AK Anderl zu UG-Novelle: Steigender Druck ohne nennenswerte Verbesserung

Mindeststudienleistungen an Universitäten verschärft soziale Schieflage und benachteiligt berufstätige Studierende weiter

Wien (OTS) - „Der vorliegende Entwurf des Universitätsgesetzes (UG) setzt Studierende in einer ohnehin bestehenden Ausnahmesituation zusätzlich unter Druck und trägt wenig zur vielbeschworenen Verbesserung der Studienbedingungen bei. Hier braucht es dringend Nachbesserungen!“, kommentiert AK Präsidentin Renate Anderl die geplante Novellierung des UG-Gesetzes. Die Arbeiterkammer hat eine umfassende Stellungnahme zum vorliegenden Gesetzesentwurf vorgelegt und appelliert an das Wissenschaftsministerium die Anregungen aufzunehmen, um berufstätige Studierende zu unterstützen, anstatt sie vom Studium fernzuhalten.

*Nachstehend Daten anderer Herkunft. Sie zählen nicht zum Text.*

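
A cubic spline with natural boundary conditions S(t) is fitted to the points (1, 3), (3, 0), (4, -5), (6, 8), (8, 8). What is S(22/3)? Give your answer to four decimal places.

9.7245

With M_i denoting the second derivative at x_i, h_i = 2, 1, 2, 2, and Δ_i = (y_(i+1) − y_i)/h_i = -3/2, -5, 13/2, 0:
  2·M_0 + 6·M_1 + 1·M_2 = 6(Δ_1 - Δ_0) = -21
  1·M_1 + 6·M_2 + 2·M_3 = 6(Δ_2 - Δ_1) = 69
  2·M_2 + 8·M_3 + 2·M_4 = 6(Δ_3 - Δ_2) = -39
Natural end conditions: M_0 = M_4 = 0.
Solving the tridiagonal system: M_0 = 0, M_1 = -777/128, M_2 = 987/64, M_3 = -2235/256, M_4 = 0.
On [6, 8], S(t) = 8 + 745/128·(t - 6) - 2235/512·(t - 6)² + 745/1024·(t - 6)³.
With (t - 6) = 4/3: S(22/3) = 4201/432.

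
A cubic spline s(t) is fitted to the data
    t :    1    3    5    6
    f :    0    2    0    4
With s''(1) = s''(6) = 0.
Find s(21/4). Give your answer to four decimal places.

0.6719

Put M_i = s'' at the i-th knot. Here h = (2, 2, 1) and Δ = (1, -1, 4), so the interior equations h_(i-1)·M_(i-1) + 2(h_(i-1)+h_i)·M_i + h_i·M_(i+1) = 6(Δ_i − Δ_(i-1)) read
  2·M_0 + 8·M_1 + 2·M_2 = 6(Δ_1 - Δ_0) = -12
  2·M_1 + 6·M_2 + 1·M_3 = 6(Δ_2 - Δ_1) = 30
Natural end conditions: M_0 = M_3 = 0.
Solving the tridiagonal system: M_0 = 0, M_1 = -3, M_2 = 6, M_3 = 0.
On [5, 6], s(t) = 0 + 2·(t - 5) + 3·(t - 5)² - 1·(t - 5)³.
With (t - 5) = 1/4: s(21/4) = 43/64.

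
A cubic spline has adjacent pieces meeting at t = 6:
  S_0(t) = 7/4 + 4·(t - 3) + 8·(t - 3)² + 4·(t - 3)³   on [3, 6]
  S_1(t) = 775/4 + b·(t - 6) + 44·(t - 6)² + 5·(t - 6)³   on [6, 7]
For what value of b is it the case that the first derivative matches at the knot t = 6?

S_0'(t) = 4 + 16·(t - 3) + 12·(t - 3)², so S_0'(6) = 160. On the right, S_1'(6) = b, so b = 160.

160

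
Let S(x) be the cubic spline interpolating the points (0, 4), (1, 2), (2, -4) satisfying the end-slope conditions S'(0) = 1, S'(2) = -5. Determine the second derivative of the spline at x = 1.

Let M_i = S''(x_i). Step sizes h_i = 1, 1; slopes of the chords Δ_i = (y_(i+1) - y_i)/h_i = -2, -6.
  1·M_0 + 4·M_1 + 1·M_2 = 6(Δ_1 - Δ_0) = -24
Clamped end conditions give two more equations: 2h_0·M_0 + h_0·M_1 = 6(Δ_0 - S'(0)) = -18 and h_1·M_1 + 2h_1·M_2 = 6(S'(2) - Δ_1) = 6.
Solving: M_0 = -6, M_1 = -6, M_2 = 6.

-6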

Für die Arbeiterkammer (AK) sind insbesondere folgende Punkte aus Studierendensicht problematisch:

  • Mindeststudienleistung von 24 ECTS-Punkten innerhalb von zwei Jahren in Kombination mit einer 10-Jahres-Sperre bei Nichterfüllung
  • fehlende Berücksichtigung des Beurlaubungsgrundes „Berufstätigkeit“
  • Reduktion der Mindestanzahl an Prüfungsterminen im Semester und verkürzte Fristen durch Streichung der Nachfrist

Für die AK gehen diese Maßnahmen in die falsche Richtung: „Als ArbeitnehmerInnenvertretung legen wir einen besonderen Fokus auf die Bedürfnisse und Interessen berufstätiger Studierender sowie auf die soziale Dimension im Hochschulbereich. Positiv ist die Anrechnungsmöglichkeit beruflicher Tätigkeit, allerdings muss es hier noch deutlich mehr Initiativen für berufstätige Studierende geben, anstatt zusätzlichen Druck.“, so Anderl. Insbesondere braucht es konkrete Maßnahmen zur besseren Vereinbarkeit von Studium und Beruf, wie etwa die Möglichkeit eines Teilzeitstudiums, eines gesetzlichen Beurlaubungsgrundes „Berufstätigkeit“, verbesserte Information und Beratung über berufsbegleitende Studienvarianten sowie eine umfassende Reform des Stipendienwesens.

Die aktuelle Studierendensozialerhebung (SOLA) zeigt, dass die soziale Durchmischung an österreichischen Hochschulen zu wünschen lässt. 65% aller Studierenden sind zusätzlich berufstätig – vor allem aufgrund finanzieller Notwendigkeit. Die vorgesehenen Maßnahmen des Entwurfs zur UG-Novelle verschärfen ihre Situation.

„Auch die geplante Schwächung der Kompetenzen der Senate sowie die möglichen Auflagen bei der Entsendung von Studierenden in die Kollegialorgane der Senate ist aus demokratiepolitischen Erwägungen problematisch. Arbeitsrechtlich stellt sich die Frage, warum weiterhin dem wissenschaftlichen und künstlerischen Personal der für die übrigen österreichischen Arbeitnehmerinnen und Arbeitnehmer selbstverständliche Schutz vor Kettenarbeitsverträgen verwehrt bleibt. Hier würden wir uns eine grundsätzliche Diskussion mit den Arbeitnehmerinteressenvertretungen erwarten“, so Anderl abschließend.